Saturday, October 24, 2009

Personal Hell

I'm sitting alone in my thoughts,
Isolated, misunderstood, alone,
Not really there are others I know who grew up in an Alcoholic home.

I've had many days when I was shattered
Day by day I glue me back together,
Always stretching, always reaching wanting so to be happy
Often feeling that I'm lacking.
It's oh so hard to break habits from my past,
I must if I'm to find true peace that lasts.
It would be easier to hide away in my shell,
Not let anyone see my personal hell .
I've been so alone all my life so far hiding away kills me slow and painful.
One day at a time I'll come out of this rut ,
and hope that someday I can help others come up. Pearl Written in 1989 Revised a bit 10-24- 2009

Thursday, October 22, 2009

Trying to thrive

Last week I joined a gym . In may of 2009 I was very ill I coughed for 2 months no matter what allergy med or Antiboctic my Doctor prescribed . The coughing got better when I did not eat certain foods , I realised this because I had a lot of time on my hands To think between coughing up yellow gunch then coughing clear stuff because my blood pressure med also contributed to the cough . At any rate I have totally changed my lifestyle since may . I have lost 36lbs and really try to eat foods that are healthy for me . Along the way I have discovered I am allergic to wheat and that eating highly sugared foods makes me feel horrible . I am enjoying been healthy except for the pain of sore muscles from exercise, all is looking up here.

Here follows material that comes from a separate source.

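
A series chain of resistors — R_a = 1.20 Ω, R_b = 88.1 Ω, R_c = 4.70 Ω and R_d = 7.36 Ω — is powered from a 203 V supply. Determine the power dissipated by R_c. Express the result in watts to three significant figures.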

Saturday, October 17, 2009

Almost never was

Have you ever thought what would have happened to the people you love if you were never born. I have thought about this . True story My mother had heart disease not your run of the mill Bypass stuff of today . This was serious she had a damaged valve caused by illness With High fever that happened to her when she was 6 years old. My son Karl has a hole in his heart it is called a functional heart murmer . Karl has to take amoxcillin when he gets his teeth cleaned if he does not the bacteria could go into his blood stream and go right into his heart . Let me just say this about that I am glad that Karl has his teeth cleaned by profesionals who know how to deal with this complication. Before my mom was my mom she found herself Pregnant unmarried and alone ,the father wanted nothing more to do with her. This happened before Roe V. Wade . She had a "back- ally" abortion . The conditions were not clean it was not pleasant and from what I gathered throughout my life with mom she became very ill afterward. It could have killed her . It almost did Mom did not have the legal right to get the abortion that did not stop her . I really like being alive ,I love My family I really love the fact that My husband and I have twin sons who I can not imagine what the world would be like without them

Friday, October 16, 2009

About Me

I have retreated here because Facebook does not seem like a safe place for me to share my opinions . I am What those in the 12 steps call a Adult child . That explains that to me, others may need to know more . I really do feel that very often during my my raising that I was not listened to, and today when I do get the courage to speak out I do not handle harshness in the response to my opinion IE Facebook really is not a safe place for me to share . Why blog? Not really sure hoping that here I can find my voice and actually hoping people who come across my ramblings Will be respectful of my right to freedom to speak my truths and keep their ire at things I say that they do not agree with to a respect that we all have the right to our opinions . Mostly I do not want to be called names or labeled here I got all that when I was a child, I am an optimist at heart . Why I am still wondering why.

Thursday, October 15, 2009

I, the Survivor

I have a blog tomorrow I will say more tonight I will sleep.